Have you ever wondered about FGM instruments and Methods?

The Instruments

  • Any sharp cutting instrument such as a knife, broken glass, razor blade will do, or the operator may have somehow acquired medical instruments like a scalpel, forceps or scissors.
  • The instruments may be new or may have already been used for other purposes and/or on other persons.
  • Sterilization is seldom known nor performed by these traditional operators.

The Sutures

  • Regular surgical Catgut, Silk or Cotton thread.
  • Domestic sewing thread.
  • Vegetable or nylon fiber pre-selected by the operator.

The Needles

  • Regular surgical suturing needles
  • (round bodied or sharp and any size)
  • Domestic sewing needle.

Approximating the Wound

In some cases, instead of suturing together the raw edges of the wound, these are held together with thorns that are inserted on opposite sides of the wound and then laced together with thread and left in place for seven days or until the tissues of the wound have had time to fuse together.
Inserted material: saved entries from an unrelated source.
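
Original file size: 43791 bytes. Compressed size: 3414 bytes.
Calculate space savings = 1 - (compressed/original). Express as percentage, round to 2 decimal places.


ratio = compressed/original = 3414/43791 = 0.077961
savings = 1 - ratio = 1 - 0.077961 = 0.922039
as a percentage: 0.922039 * 100 = 92.2%

Space savings = 1 - 3414/43791 = 92.2%


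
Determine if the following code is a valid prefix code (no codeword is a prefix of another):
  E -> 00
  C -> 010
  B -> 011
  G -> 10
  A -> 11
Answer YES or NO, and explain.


Checking each pair (does one codeword prefix another?):
  E='00' vs C='010': no prefix
  E='00' vs B='011': no prefix
  E='00' vs G='10': no prefix
  E='00' vs A='11': no prefix
  C='010' vs E='00': no prefix
  C='010' vs B='011': no prefix
  C='010' vs G='10': no prefix
  C='010' vs A='11': no prefix
  B='011' vs E='00': no prefix
  B='011' vs C='010': no prefix
  B='011' vs G='10': no prefix
  B='011' vs A='11': no prefix
  G='10' vs E='00': no prefix
  G='10' vs C='010': no prefix
  G='10' vs B='011': no prefix
  G='10' vs A='11': no prefix
  A='11' vs E='00': no prefix
  A='11' vs C='010': no prefix
  A='11' vs B='011': no prefix
  A='11' vs G='10': no prefix
No violation found over all pairs.

YES -- this is a valid prefix code. No codeword is a prefix of any other codeword.


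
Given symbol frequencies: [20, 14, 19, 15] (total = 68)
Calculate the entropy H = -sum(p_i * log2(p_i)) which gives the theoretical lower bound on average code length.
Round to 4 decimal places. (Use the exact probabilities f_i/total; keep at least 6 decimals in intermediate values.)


Per-symbol terms -p_i * log2(p_i) with p_i = f_i/68:
  p = 20/68 = 0.294118: log2(p) = -1.765535, -p*log2(p) = 0.519275
  p = 14/68 = 0.205882: log2(p) = -2.280108, -p*log2(p) = 0.469434
  p = 19/68 = 0.279412: log2(p) = -1.839535, -p*log2(p) = 0.513988
  p = 15/68 = 0.220588: log2(p) = -2.180572, -p*log2(p) = 0.481009
H = 0.519275 + 0.469434 + 0.513988 + 0.481009 = 1.983706

H = 1.9837 bits/symbol


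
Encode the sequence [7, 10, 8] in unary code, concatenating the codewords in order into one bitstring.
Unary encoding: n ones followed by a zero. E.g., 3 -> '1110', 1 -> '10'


Encode each number as n ones followed by a terminating 0:
  7 -> 11111110 (8 bits)
  10 -> 11111111110 (11 bits)
  8 -> 111111110 (9 bits)
Total length = 8 + 11 + 9 = 28 bits.

Unary([7, 10, 8]) = 1111111011111111110111111110 (28 bits)


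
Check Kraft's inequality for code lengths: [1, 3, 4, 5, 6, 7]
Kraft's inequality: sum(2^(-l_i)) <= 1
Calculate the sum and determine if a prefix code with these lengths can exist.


Sum = 2^(-1) + 2^(-3) + 2^(-4) + 2^(-5) + 2^(-6) + 2^(-7)
    = 0.5 + 0.125 + 0.0625 + 0.03125 + 0.015625 + 0.0078125
    = 95/128 = 0.7421875
Since 0.7421875 <= 1, Kraft's inequality IS satisfied.
A prefix code with these lengths CAN exist.

Kraft sum = 0.7421875. Satisfied.


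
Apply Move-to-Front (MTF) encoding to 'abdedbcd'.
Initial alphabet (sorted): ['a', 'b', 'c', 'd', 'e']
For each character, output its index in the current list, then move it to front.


MTF encoding:
'a': index 0 in ['a', 'b', 'c', 'd', 'e'] -> ['a', 'b', 'c', 'd', 'e']
'b': index 1 in ['a', 'b', 'c', 'd', 'e'] -> ['b', 'a', 'c', 'd', 'e']
'd': index 3 in ['b', 'a', 'c', 'd', 'e'] -> ['d', 'b', 'a', 'c', 'e']
'e': index 4 in ['d', 'b', 'a', 'c', 'e'] -> ['e', 'd', 'b', 'a', 'c']
'd': index 1 in ['e', 'd', 'b', 'a', 'c'] -> ['d', 'e', 'b', 'a', 'c']
'b': index 2 in ['d', 'e', 'b', 'a', 'c'] -> ['b', 'd', 'e', 'a', 'c']
'c': index 4 in ['b', 'd', 'e', 'a', 'c'] -> ['c', 'b', 'd', 'e', 'a']
'd': index 2 in ['c', 'b', 'd', 'e', 'a'] -> ['d', 'c', 'b', 'e', 'a']


Output: [0, 1, 3, 4, 1, 2, 4, 2]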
This type of infibulation is often practiced by nomads and agro–pastoralists.

Condition of Hands

  • No gloves are worn during the operation.
  • Hands may or may not be washed and in any case wet fingers are slippery and should the operator have difficulty in pinching the skin being removed, it is not unlikely for the operator to wipe his/her hands on the thighs of the child or even on the sand on the ground in order to dry them and thus improve dexterity!
  • The operator allows his/her nails to grow as they are used as pincers during operations. Rings, amulets and other hand ornaments are rarely removed, as these items are not recognized by the traditional healer as likely sources of contamination.